To prompt for the override requires a UI. Your business object should be designed to assist the UI, but it should not be designed to *require* the UI.

I would suggest defining an event to handle retrieving an override user. You mentioned that this override is needed in multiple objects, so I would declare the event separately and also create a custom EventArgs (e.g. LoingOverrideEventArgs) object that includes a property to set the override user (IPrincipal data type).

Your Invoice business object could then have this method:
Public Sub AddCoupon(ByVal coupon As CouponInfo)

    Dim originalUser As IPrincipal = nothing

    If Not Me.CanExecuteMethod("AddCoupon", False) Then
       ' Give the UI a chance to change the user.
       dim eventArgs as New LoginOverrideEventArgs
       RaiseEvent LoginOverride(Me, eventArgs)

       ' Put code here to the assign the thread's principal to the override user.
       ' Use the eventArgs.OverrideUser property, or whatever you decided to call the property.
       ' Save the current principal first, so it can be reset later.
    End If

    If Me.CanExecuteMethod("AddCoupon", False) Then
       ' Here is your existing code that you have in the AddCoupon method.
       ' This is where the invoice adds the coupon to itself.
    Else
       ' What are you going to do if the user doesn't provide a valid login?
       ' Do nothing?
       ' Throw an exception?
    End If
    If originalUser IsNot Nothing Then
       ' Put code here to reset the thread's principal back to the original user.
    End If
End Sub

Your UI code can now look like you want it to look. However, it will need another block of code to handle the LoginOverrideEvent. The event handler should display the login dialog to the user and set the OverrideUser property of the event args object from the login dialog.

The business object wouldn't have to change the thread's principal if your CanExecuteMethod accepted an IPrincipal object as an argument and then checked the roles of the user passed in.

CanExecuteMethod could look like this (shortened pseudo-code version)...

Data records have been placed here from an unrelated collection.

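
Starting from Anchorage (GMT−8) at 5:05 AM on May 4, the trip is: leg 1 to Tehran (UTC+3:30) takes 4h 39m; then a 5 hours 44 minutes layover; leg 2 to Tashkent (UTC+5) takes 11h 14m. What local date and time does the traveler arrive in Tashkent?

3:42 PM on May 5

Convert departure to UTC: 5:05 AM + 8:00 = 1:05 PM UTC on May 4.
Add 4 hours and 39 minutes leg 1 → 5:44 PM UTC.
Add 5 hours 44 minutes layover in Tehran → 11:28 PM UTC.
Add 11 hours and 14 minutes leg 2 → 10:42 AM UTC (May 5).
Tashkent is UTC+5:00, so local arrival = 10:42 AM + 5:00 = 3:42 PM on May 5.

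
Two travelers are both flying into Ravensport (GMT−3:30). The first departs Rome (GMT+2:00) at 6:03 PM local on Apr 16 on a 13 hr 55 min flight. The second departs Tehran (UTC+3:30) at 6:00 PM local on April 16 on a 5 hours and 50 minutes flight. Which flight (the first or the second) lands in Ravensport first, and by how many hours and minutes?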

Function CanExecuteMethod( MethodName as String, RaiseEvents As Boolean) As Boolean
  CanExecuteMethod(MethodName, RaiseEvents, CSLA.ApplicationContext.User)
End Function

Function CanExecuteMethod( MethodName as String, RaiseEvents As Boolean, User As IPrincipal) As Boolean
    ' Check the roles here, but using the passed in User.
End Function

In this case, you shouldn't have to track the user and doing any setting or resetting of the principal anywhere.

Does this make any sense?

ajj3085 replied on Wednesday, February 28, 2007

That's also a good solution.  The only drawback as you point out is what to do if the login doesn't get overridden.  You'd probably have to throw an exception at that point... but that could have been avoided by having the UI call CanExecuteMethod before calling AddCoupon in the first place.